Here's why this cartoon makes me so happy: Over the last couple of years I've moved away from cartoons about the squalor and patheticness of my own personal life toward cartoons about the stupidity and meanness of politics as a.) my own life has gotten better and b.) the world has begun to suck so extravagantly. (For those who miss my old, more personal cartoons, let me recommend Lulu Eightball, by Emily Flake, to whom the torch of squalor and patheticness has officially been passed). And yet too often I now find myself erring on the side of social relevance, turning in cartoons that make an incisive point about whatever's outraged me that week but do not fill me with puerile joy. And every once in a while the apparently irrepressible reservoir of silliness within me breaks loose and I cannot refrain from drawing something unabashedly stupid, like "Onan the Barbarian."

This one seems to me like an ideal melding of the two. I took such pleasure in drawing it not because of its political message but because I loved getting to draw monsters (note the unhappiness of The Creature--oh, how I love him!), and the Pyramids exploding, and Michael Kirby mistakenly getting a stake driven through his heart in his sleep with a Walkman on and a cigarette between his lips. And yet its political message, unobtrusive though it is, ought to be plain enough: terrorists are just the new boogeymen, like Communists used to be, and Anarchists before them, and I'm sure the King of Sumeria was keeping the peasants under his thumb by warning them the fucking Hittites were just over the hill. Just something to keep us frightened and compliant and docile. True, unlike monsters, terrorists do in fact exist, but I suspect that the odds of your being killed in a terrorist attack are statistically only slightly higher than the odds of your being killed by Godzilla.

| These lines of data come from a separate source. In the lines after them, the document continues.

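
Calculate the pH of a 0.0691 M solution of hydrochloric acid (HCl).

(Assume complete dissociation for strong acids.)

[H⁺] = 0.0691 M for strong acid. pH = -log[H⁺] = -log(0.0691)

pH = 1.16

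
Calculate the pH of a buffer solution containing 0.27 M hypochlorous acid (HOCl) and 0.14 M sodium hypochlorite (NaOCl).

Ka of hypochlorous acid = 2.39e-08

pKa = -log(2.39e-08) = 7.62. pH = pKa + log([A⁻]/[HA]) = 7.62 + log(0.14/0.27)

pH = 7.34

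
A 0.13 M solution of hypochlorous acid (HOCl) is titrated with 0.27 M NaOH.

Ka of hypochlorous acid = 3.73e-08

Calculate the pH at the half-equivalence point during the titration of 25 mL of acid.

At half-equivalence [HA] = [A⁻], so Henderson-Hasselbalch gives pH = pKa = -log(3.73e-08) = 7.43.

pH = pKa = 7.43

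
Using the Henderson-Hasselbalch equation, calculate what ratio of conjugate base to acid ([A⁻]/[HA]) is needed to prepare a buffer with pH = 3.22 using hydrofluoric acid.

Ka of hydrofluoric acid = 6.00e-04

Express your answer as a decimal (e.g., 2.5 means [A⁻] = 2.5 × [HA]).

pKa = -log(6.00e-04) = 3.2218. pH = pKa + log([A⁻]/[HA]), so log([A⁻]/[HA]) = pH − pKa = 3.22 − 3.2218 = -0.0018. [A⁻]/[HA] = 10^(-0.0018) = 0.996

[A⁻]/[HA] = 0.996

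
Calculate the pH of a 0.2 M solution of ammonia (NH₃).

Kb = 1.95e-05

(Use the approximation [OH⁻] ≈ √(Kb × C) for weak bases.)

[OH⁻] = √(Kb × C) = √(1.95e-05 × 0.2) = 1.9748e-03. pOH = 2.70, pH = 14 - pOH

pH = 11.30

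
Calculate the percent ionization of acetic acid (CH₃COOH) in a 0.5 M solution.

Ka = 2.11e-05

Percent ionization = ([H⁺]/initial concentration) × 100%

Using Ka equilibrium: x² + Ka×x - Ka×C = 0. Solving: [H⁺] = 3.2375e-03. Percent = (3.2375e-03/0.5) × 100

Percent ionization = 0.648%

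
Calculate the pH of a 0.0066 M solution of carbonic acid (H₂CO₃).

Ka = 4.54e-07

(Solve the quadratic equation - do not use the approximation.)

x² + Ka×x - Ka×C = 0. Using quadratic formula: [H⁺] = 5.4513e-05

pH = 4.26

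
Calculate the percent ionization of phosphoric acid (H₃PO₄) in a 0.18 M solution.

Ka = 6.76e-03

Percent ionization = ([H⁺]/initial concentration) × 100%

Using Ka equilibrium: x² + Ka×x - Ka×C = 0. Solving: [H⁺] = 3.1666e-02. Percent = (3.1666e-02/0.18) × 100

Percent ionization = 17.6%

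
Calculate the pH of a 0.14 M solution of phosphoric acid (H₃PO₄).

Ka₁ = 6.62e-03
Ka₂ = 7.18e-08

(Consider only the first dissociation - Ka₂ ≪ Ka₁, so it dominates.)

First dissociation dominates. From Ka₁ = [H⁺][HA⁻]/[H₂A], x² + Ka₁·x − Ka₁·C = 0 with C = 0.14 M and Ka₁ = 6.62e-03. Solving: [H⁺] = (−Ka₁ + √(Ka₁² + 4·Ka₁·C)) / 2 = 2.7313e-02 M. pH = -log(2.7313e-02) = 1.56.

pH = 1.56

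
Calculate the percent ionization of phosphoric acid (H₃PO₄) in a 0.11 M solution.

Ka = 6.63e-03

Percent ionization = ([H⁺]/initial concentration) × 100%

Using Ka equilibrium: x² + Ka×x - Ka×C = 0. Solving: [H⁺] = 2.3893e-02. Percent = (2.3893e-02/0.11) × 100

Percent ionization = 21.7%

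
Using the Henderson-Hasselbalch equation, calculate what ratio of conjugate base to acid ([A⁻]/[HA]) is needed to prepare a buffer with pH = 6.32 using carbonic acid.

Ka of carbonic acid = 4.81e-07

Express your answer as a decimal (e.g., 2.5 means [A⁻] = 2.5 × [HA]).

pKa = -log(4.81e-07) = 6.3179. pH = pKa + log([A⁻]/[HA]), so log([A⁻]/[HA]) = pH − pKa = 6.32 − 6.3179 = 0.0021. [A⁻]/[HA] = 10^(0.0021) = 1.00

[A⁻]/[HA] = 1.00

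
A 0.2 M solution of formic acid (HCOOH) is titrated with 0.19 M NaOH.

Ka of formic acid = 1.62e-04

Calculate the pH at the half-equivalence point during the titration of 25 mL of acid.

At half-equivalence [HA] = [A⁻], so Henderson-Hasselbalch gives pH = pKa = -log(1.62e-04) = 3.79.

pH = pKa = 3.79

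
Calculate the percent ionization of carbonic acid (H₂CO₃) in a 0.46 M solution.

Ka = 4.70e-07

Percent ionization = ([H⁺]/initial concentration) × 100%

Using Ka equilibrium: x² + Ka×x - Ka×C = 0. Solving: [H⁺] = 4.6474e-04. Percent = (4.6474e-04/0.46) × 100

Percent ionization = 0.101%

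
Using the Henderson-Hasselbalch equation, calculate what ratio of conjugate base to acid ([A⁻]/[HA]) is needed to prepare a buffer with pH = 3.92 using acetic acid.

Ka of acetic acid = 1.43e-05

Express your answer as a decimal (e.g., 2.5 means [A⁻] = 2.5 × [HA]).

pKa = -log(1.43e-05) = 4.8447. pH = pKa + log([A⁻]/[HA]), so log([A⁻]/[HA]) = pH − pKa = 3.92 − 4.8447 = -0.9247. [A⁻]/[HA] = 10^(-0.9247) = 0.119

[A⁻]/[HA] = 0.119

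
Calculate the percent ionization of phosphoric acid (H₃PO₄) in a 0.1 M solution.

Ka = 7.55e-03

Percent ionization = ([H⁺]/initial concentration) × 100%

Using Ka equilibrium: x² + Ka×x - Ka×C = 0. Solving: [H⁺] = 2.3960e-02. Percent = (2.3960e-02/0.1) × 100

Percent ionization = 24%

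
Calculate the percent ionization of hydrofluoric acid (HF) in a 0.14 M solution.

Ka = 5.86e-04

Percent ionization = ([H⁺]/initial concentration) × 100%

Using Ka equilibrium: x² + Ka×x - Ka×C = 0. Solving: [H⁺] = 8.7693e-03. Percent = (8.7693e-03/0.14) × 100

Percent ionization = 6.26%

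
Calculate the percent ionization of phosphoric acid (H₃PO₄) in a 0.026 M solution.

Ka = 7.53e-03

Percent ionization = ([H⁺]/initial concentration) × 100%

Using Ka equilibrium: x² + Ka×x - Ka×C = 0. Solving: [H⁺] = 1.0725e-02. Percent = (1.0725e-02/0.026) × 100

Percent ionization = 41.2%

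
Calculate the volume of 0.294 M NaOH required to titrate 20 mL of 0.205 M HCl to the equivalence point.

At equivalence: moles acid = moles base. moles HCl = 0.205 × 20/1000 = 0.0041 mol. V_base = moles / 0.294 × 1000 = 13.9 mL.

V_{base} = 13.9 mL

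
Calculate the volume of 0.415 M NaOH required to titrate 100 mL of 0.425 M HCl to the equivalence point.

At equivalence: moles acid = moles base. moles HCl = 0.425 × 100/1000 = 0.0425 mol. V_base = moles / 0.415 × 1000 = 102.4 mL.

V_{base} = 102.4 mL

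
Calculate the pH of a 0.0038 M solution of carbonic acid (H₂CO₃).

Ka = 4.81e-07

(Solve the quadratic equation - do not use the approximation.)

x² + Ka×x - Ka×C = 0. Using quadratic formula: [H⁺] = 4.2513e-05

pH = 4.37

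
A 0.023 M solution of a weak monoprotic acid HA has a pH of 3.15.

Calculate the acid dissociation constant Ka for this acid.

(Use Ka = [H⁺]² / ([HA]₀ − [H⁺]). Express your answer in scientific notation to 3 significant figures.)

[H⁺] = 10^(−pH) = 10^(−3.15) = 7.079e-04 M. For HA ⇌ H⁺ + A⁻, Ka = [H⁺][A⁻]/[HA] = [H⁺]² / ([HA]₀ − [H⁺]) = (7.079e-04)² / (0.023 − 7.079e-04) = 2.25e-05.

K_a = 2.25e-05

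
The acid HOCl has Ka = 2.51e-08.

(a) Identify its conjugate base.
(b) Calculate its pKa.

(a) The conjugate base is formed by removing one H⁺ from HOCl, giving OCl⁻. (b) pKa = -log(Ka) = -log(2.51e-08) = 7.60.

Conjugate base: OCl⁻; pK_a = 7.60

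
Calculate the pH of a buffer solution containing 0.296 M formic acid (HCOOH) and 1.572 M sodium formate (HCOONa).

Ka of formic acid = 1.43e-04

pKa = -log(1.43e-04) = 3.84. pH = pKa + log([A⁻]/[HA]) = 3.84 + log(1.572/0.296)

pH = 4.57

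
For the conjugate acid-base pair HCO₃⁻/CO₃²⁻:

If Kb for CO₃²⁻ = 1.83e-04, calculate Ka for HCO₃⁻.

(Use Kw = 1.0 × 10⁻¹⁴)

For a conjugate pair Ka × Kb = Kw, so Ka = Kw/Kb = 1.0 × 10⁻¹⁴ / 1.83e-04 = 5.46e-11.

K_a = 5.46e-11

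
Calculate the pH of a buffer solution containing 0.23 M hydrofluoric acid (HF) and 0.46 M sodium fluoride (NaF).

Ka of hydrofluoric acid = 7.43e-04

pKa = -log(7.43e-04) = 3.13. pH = pKa + log([A⁻]/[HA]) = 3.13 + log(0.46/0.23)

pH = 3.43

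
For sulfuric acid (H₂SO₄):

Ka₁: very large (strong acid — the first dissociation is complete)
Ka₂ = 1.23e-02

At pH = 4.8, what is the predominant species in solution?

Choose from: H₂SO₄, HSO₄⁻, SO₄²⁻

The first dissociation is complete, so H₂SO₄ itself is never the predominant species in water; pKa₂ = -log(1.23e-02) = 1.91. For a polyprotic acid the predominant species crosses at each pKa: below pKa_n the protonated form dominates, above it the deprotonated form does. At pH = 4.8, the predominant species is SO₄²⁻.

SO₄²⁻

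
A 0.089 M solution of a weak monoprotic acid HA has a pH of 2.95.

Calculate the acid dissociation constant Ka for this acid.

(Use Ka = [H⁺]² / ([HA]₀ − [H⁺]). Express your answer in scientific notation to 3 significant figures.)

[H⁺] = 10^(−pH) = 10^(−2.95) = 1.122e-03 M. For HA ⇌ H⁺ + A⁻, Ka = [H⁺][A⁻]/[HA] = [H⁺]² / ([HA]₀ − [H⁺]) = (1.122e-03)² / (0.089 − 1.122e-03) = 1.43e-05.

K_a = 1.43e-05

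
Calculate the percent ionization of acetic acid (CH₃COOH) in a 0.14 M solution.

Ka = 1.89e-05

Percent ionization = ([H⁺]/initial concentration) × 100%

Using Ka equilibrium: x² + Ka×x - Ka×C = 0. Solving: [H⁺] = 1.6172e-03. Percent = (1.6172e-03/0.14) × 100

Percent ionization = 1.16%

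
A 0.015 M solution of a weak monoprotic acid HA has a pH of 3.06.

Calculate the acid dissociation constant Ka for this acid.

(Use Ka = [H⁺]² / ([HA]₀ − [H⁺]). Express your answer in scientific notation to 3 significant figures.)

[H⁺] = 10^(−pH) = 10^(−3.06) = 8.710e-04 M. For HA ⇌ H⁺ + A⁻, Ka = [H⁺][A⁻]/[HA] = [H⁺]² / ([HA]₀ − [H⁺]) = (8.710e-04)² / (0.015 − 8.710e-04) = 5.37e-05.

K_a = 5.37e-05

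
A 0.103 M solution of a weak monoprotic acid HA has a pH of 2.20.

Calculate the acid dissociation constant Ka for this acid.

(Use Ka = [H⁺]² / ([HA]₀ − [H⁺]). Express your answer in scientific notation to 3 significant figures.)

[H⁺] = 10^(−pH) = 10^(−2.20) = 6.310e-03 M. For HA ⇌ H⁺ + A⁻, Ka = [H⁺][A⁻]/[HA] = [H⁺]² / ([HA]₀ − [H⁺]) = (6.310e-03)² / (0.103 − 6.310e-03) = 4.12e-04.

K_a = 4.12e-04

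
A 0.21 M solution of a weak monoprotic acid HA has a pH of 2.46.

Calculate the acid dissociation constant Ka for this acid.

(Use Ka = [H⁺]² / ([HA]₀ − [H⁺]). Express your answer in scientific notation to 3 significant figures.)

[H⁺] = 10^(−pH) = 10^(−2.46) = 3.467e-03 M. For HA ⇌ H⁺ + A⁻, Ka = [H⁺][A⁻]/[HA] = [H⁺]² / ([HA]₀ − [H⁺]) = (3.467e-03)² / (0.21 − 3.467e-03) = 5.82e-05.

K_a = 5.82e-05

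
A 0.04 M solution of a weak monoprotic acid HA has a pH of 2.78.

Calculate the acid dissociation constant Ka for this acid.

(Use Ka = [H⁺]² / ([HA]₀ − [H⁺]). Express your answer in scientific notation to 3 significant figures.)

[H⁺] = 10^(−pH) = 10^(−2.78) = 1.660e-03 M. For HA ⇌ H⁺ + A⁻, Ka = [H⁺][A⁻]/[HA] = [H⁺]² / ([HA]₀ − [H⁺]) = (1.660e-03)² / (0.04 − 1.660e-03) = 7.18e-05.

K_a = 7.18e-05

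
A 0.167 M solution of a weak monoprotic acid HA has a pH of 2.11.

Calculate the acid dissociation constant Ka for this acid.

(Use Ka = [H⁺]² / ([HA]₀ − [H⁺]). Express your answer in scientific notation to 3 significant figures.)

[H⁺] = 10^(−pH) = 10^(−2.11) = 7.762e-03 M. For HA ⇌ H⁺ + A⁻, Ka = [H⁺][A⁻]/[HA] = [H⁺]² / ([HA]₀ − [H⁺]) = (7.762e-03)² / (0.167 − 7.762e-03) = 3.78e-04.

K_a = 3.78e-04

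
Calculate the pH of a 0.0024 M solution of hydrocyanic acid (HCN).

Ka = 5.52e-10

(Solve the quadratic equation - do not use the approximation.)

x² + Ka×x - Ka×C = 0. Using quadratic formula: [H⁺] = 1.1507e-06

pH = 5.94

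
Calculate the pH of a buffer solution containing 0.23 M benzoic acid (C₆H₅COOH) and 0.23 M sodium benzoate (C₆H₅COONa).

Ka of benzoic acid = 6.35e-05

pKa = -log(6.35e-05) = 4.20. pH = pKa + log([A⁻]/[HA]) = 4.20 + log(0.23/0.23)

pH = 4.20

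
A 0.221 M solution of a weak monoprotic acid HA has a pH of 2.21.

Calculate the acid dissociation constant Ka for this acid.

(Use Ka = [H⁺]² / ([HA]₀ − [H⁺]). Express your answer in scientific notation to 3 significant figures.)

[H⁺] = 10^(−pH) = 10^(−2.21) = 6.166e-03 M. For HA ⇌ H⁺ + A⁻, Ka = [H⁺][A⁻]/[HA] = [H⁺]² / ([HA]₀ − [H⁺]) = (6.166e-03)² / (0.221 − 6.166e-03) = 1.77e-04.

K_a = 1.77e-04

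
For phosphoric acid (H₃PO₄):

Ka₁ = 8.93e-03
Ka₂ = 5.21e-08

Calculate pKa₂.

pKa₂ = -log(Ka₂) = -log(5.21e-08) = 7.28.

pK_{a2} = 7.28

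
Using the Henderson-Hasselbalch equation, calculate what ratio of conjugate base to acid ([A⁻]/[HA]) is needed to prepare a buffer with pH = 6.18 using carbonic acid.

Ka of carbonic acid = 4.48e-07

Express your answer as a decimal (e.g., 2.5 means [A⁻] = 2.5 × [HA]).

pKa = -log(4.48e-07) = 6.3487. pH = pKa + log([A⁻]/[HA]), so log([A⁻]/[HA]) = pH − pKa = 6.18 − 6.3487 = -0.1687. [A⁻]/[HA] = 10^(-0.1687) = 0.678

[A⁻]/[HA] = 0.678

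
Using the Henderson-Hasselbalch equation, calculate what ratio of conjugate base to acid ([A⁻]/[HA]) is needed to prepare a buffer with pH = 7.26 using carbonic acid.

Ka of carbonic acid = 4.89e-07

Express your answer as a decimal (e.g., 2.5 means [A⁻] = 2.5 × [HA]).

pKa = -log(4.89e-07) = 6.3107. pH = pKa + log([A⁻]/[HA]), so log([A⁻]/[HA]) = pH − pKa = 7.26 − 6.3107 = 0.9493. [A⁻]/[HA] = 10^(0.9493) = 8.90

[A⁻]/[HA] = 8.90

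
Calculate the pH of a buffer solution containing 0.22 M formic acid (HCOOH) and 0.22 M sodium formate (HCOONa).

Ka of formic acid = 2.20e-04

pKa = -log(2.20e-04) = 3.66. pH = pKa + log([A⁻]/[HA]) = 3.66 + log(0.22/0.22)

pH = 3.66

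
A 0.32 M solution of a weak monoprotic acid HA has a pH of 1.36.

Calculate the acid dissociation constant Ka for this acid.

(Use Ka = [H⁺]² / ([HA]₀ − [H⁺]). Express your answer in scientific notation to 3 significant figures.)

[H⁺] = 10^(−pH) = 10^(−1.36) = 4.365e-02 M. For HA ⇌ H⁺ + A⁻, Ka = [H⁺][A⁻]/[HA] = [H⁺]² / ([HA]₀ − [H⁺]) = (4.365e-02)² / (0.32 − 4.365e-02) = 6.90e-03.

K_a = 6.90e-03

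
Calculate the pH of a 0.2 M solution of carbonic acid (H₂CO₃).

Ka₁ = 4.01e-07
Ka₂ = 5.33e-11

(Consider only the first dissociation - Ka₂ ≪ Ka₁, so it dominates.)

First dissociation dominates. From Ka₁ = [H⁺][HA⁻]/[H₂A], x² + Ka₁·x − Ka₁·C = 0 with C = 0.2 M and Ka₁ = 4.01e-07. Solving: [H⁺] = (−Ka₁ + √(Ka₁² + 4·Ka₁·C)) / 2 = 2.8300e-04 M. pH = -log(2.8300e-04) = 3.55.

pH = 3.55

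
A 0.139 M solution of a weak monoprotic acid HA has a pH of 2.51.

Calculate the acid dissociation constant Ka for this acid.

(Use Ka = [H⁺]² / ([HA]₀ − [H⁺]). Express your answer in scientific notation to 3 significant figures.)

[H⁺] = 10^(−pH) = 10^(−2.51) = 3.090e-03 M. For HA ⇌ H⁺ + A⁻, Ka = [H⁺][A⁻]/[HA] = [H⁺]² / ([HA]₀ − [H⁺]) = (3.090e-03)² / (0.139 − 3.090e-03) = 7.03e-05.

K_a = 7.03e-05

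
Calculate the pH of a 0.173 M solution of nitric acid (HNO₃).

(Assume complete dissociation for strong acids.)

[H⁺] = 0.173 M for strong acid. pH = -log[H⁺] = -log(0.173)

pH = 0.76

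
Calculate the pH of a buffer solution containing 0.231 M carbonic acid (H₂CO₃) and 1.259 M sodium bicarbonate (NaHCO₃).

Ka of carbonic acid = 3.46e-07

pKa = -log(3.46e-07) = 6.46. pH = pKa + log([A⁻]/[HA]) = 6.46 + log(1.259/0.231)

pH = 7.20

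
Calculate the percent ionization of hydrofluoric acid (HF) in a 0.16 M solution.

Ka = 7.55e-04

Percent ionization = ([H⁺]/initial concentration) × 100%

Using Ka equilibrium: x² + Ka×x - Ka×C = 0. Solving: [H⁺] = 1.0620e-02. Percent = (1.0620e-02/0.16) × 100

Percent ionization = 6.64%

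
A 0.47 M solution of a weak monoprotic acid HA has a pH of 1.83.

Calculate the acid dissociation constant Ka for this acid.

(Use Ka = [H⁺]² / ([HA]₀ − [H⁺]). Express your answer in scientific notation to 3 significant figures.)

[H⁺] = 10^(−pH) = 10^(−1.83) = 1.479e-02 M. For HA ⇌ H⁺ + A⁻, Ka = [H⁺][A⁻]/[HA] = [H⁺]² / ([HA]₀ − [H⁺]) = (1.479e-02)² / (0.47 − 1.479e-02) = 4.81e-04.

K_a = 4.81e-04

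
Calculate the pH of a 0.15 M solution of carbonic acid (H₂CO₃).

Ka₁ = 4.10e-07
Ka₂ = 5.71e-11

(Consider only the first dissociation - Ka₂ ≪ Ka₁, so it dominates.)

First dissociation dominates. From Ka₁ = [H⁺][HA⁻]/[H₂A], x² + Ka₁·x − Ka₁·C = 0 with C = 0.15 M and Ka₁ = 4.10e-07. Solving: [H⁺] = (−Ka₁ + √(Ka₁² + 4·Ka₁·C)) / 2 = 2.4779e-04 M. pH = -log(2.4779e-04) = 3.61.

pH = 3.61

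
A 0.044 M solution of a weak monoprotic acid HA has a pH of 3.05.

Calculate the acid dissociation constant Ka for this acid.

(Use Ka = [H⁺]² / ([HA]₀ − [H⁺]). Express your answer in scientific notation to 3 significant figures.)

[H⁺] = 10^(−pH) = 10^(−3.05) = 8.913e-04 M. For HA ⇌ H⁺ + A⁻, Ka = [H⁺][A⁻]/[HA] = [H⁺]² / ([HA]₀ − [H⁺]) = (8.913e-04)² / (0.044 − 8.913e-04) = 1.84e-05.

K_a = 1.84e-05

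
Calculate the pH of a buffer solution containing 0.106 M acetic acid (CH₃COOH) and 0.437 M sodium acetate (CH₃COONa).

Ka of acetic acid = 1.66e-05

pKa = -log(1.66e-05) = 4.78. pH = pKa + log([A⁻]/[HA]) = 4.78 + log(0.437/0.106)

pH = 5.40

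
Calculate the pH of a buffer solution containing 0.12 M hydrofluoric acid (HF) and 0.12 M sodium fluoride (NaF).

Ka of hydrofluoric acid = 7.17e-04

pKa = -log(7.17e-04) = 3.14. pH = pKa + log([A⁻]/[HA]) = 3.14 + log(0.12/0.12)

pH = 3.14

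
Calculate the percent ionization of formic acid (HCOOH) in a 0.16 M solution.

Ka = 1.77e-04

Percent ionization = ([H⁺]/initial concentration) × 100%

Using Ka equilibrium: x² + Ka×x - Ka×C = 0. Solving: [H⁺] = 5.2339e-03. Percent = (5.2339e-03/0.16) × 100

Percent ionization = 3.27%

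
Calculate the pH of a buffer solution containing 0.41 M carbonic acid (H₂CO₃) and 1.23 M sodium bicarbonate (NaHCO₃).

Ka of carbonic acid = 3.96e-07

pKa = -log(3.96e-07) = 6.40. pH = pKa + log([A⁻]/[HA]) = 6.40 + log(1.23/0.41)

pH = 6.88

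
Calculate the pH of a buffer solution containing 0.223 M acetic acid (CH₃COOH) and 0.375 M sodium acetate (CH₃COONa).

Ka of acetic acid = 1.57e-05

pKa = -log(1.57e-05) = 4.80. pH = pKa + log([A⁻]/[HA]) = 4.80 + log(0.375/0.223)

pH = 5.03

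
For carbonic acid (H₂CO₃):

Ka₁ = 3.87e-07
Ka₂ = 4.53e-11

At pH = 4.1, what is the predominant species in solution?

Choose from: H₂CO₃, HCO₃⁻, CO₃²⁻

pKa₁ = 6.41, pKa₂ = 10.34. For a polyprotic acid the predominant species crosses at each pKa: below pKa_n the protonated form dominates, above it the deprotonated form does. At pH = 4.1, the predominant species is H₂CO₃.

H₂CO₃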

That's not to say I wasn't as jumpy as everyone else after 9/11, and don't still sometimes daydream about being killed by a homemade atomic bomb when I spend winters up in New York, but the point it that this is ridiculous. This cartoon is a work of fucking genius because there is no laughter keener or better for you than laughter that mocks death, that makes fun of fear. Don't be afraid. There are no monsters, kids, except the ones running the country. And it doesn't take an ashen stake or a silver bullet to banish them back whence they came.